Friday, 29 March 2013
"....til the wild geese have flown"
Shakespeare’s King Lear reckoned winter lasted until at least their departure. The cold has kept us indoors but Druridge Bay is exquisite in winter. Thursday morning I was up at Blakemoor and Ellington, the pastures still empty of ewes and lambs, the arable fields with bedraggled winter wheat rotting away. The North Sea has been churned all weak into a deep iron blue. Theatrical sheets of snow whipped in, the sort of snow dry as polystyrene bobbles, bouncing off jackets and hats. The easterly blast blew in some surpirses; a taxidermist asking me if i'd seen his friend who he'd lost searching for the wreck of puffins that has been washing up all week. The final snow wall was trailed by a barn owl, drifting in on the eddies behind the snow front. I was out doing the first complete census check of ponds.
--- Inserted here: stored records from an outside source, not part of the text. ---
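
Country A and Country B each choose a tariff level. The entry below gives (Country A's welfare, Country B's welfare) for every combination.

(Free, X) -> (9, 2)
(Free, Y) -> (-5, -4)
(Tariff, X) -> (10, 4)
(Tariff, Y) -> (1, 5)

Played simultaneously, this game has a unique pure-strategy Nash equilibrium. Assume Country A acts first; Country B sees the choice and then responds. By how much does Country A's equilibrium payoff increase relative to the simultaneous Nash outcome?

Work backward from Country B's decision.
- Free: BR = X, leader payoff 9.
- Tariff: BR = Y, leader payoff 1.
Among 9, 1, the best is 9 at Free. Subgame-perfect outcome: (Free, X) with payoffs (9, 2).
For the simultaneous game, intersect best replies.
Country A's best replies: X→Tariff; Y→Tariff.
Country B's best replies: Free→X; Tariff→Y.
The unique mutual best reply is (Tariff, Y), giving (1, 5).
Country A's commitment gain: 9 − 1 = 8.

8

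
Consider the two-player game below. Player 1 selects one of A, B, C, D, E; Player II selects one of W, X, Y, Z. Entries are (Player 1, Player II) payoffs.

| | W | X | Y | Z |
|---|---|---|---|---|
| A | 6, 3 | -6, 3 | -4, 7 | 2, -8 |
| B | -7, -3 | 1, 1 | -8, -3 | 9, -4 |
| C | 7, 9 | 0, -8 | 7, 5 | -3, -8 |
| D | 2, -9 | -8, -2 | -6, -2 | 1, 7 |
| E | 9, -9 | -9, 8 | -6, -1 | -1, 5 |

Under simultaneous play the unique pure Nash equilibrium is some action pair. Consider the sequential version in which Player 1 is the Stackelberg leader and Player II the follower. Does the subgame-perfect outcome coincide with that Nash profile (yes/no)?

Work backward from Player II's decision.
- A: Player II compares 3, 3, 7, -8 and picks Y; Player 1 would get -4.
- B: Player II compares -3, 1, -3, -4 and picks X; Player 1 would get 1.
- C: Player II compares 9, -8, 5, -8 and picks W; Player 1 would get 7.
- D: Player II compares -9, -2, -2, 7 and picks Z; Player 1 would get 1.
- E: Player II compares -9, 8, -1, 5 and picks X; Player 1 would get -9.
Player 1's induced payoffs are -4, 1, 7, 1, -9, so Player 1 commits to C. Subgame-perfect outcome: (C, W) with payoffs (7, 9).
Under simultaneous play:
Player 1's best replies: W→E; X→B; Y→C; Z→B.
Player II's best replies: A→Y; B→X; C→W; D→Z; E→X.
The unique mutual best reply is (B, X), giving (1, 1).
Sequential outcome (C, W) differs from the Nash profile (B, X).

no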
As usual there were surprises, many of the shallower sites dried out but many of the tiny pools and ruts in gateways more conspicuous. the number and extent of ponds chnages significantly with season and year, which begs some tricky questions for surveys which rely on just one snap-shot visit in one year. A few dollops of frog spawn wallowed unconvincingly. We are keen to get out and collect a full range of sediment cores from across the range of pond types, but have been waiting for some new corers after our experiments with open sided screw-cores out of which the runnier top sediments dribbled (see 1st March blog). This has left Scott and Pete largely stuck in front of computer screens. However Dave Cooke has been welding and forging a new design. If the wild geese ever leave we will soon be back out.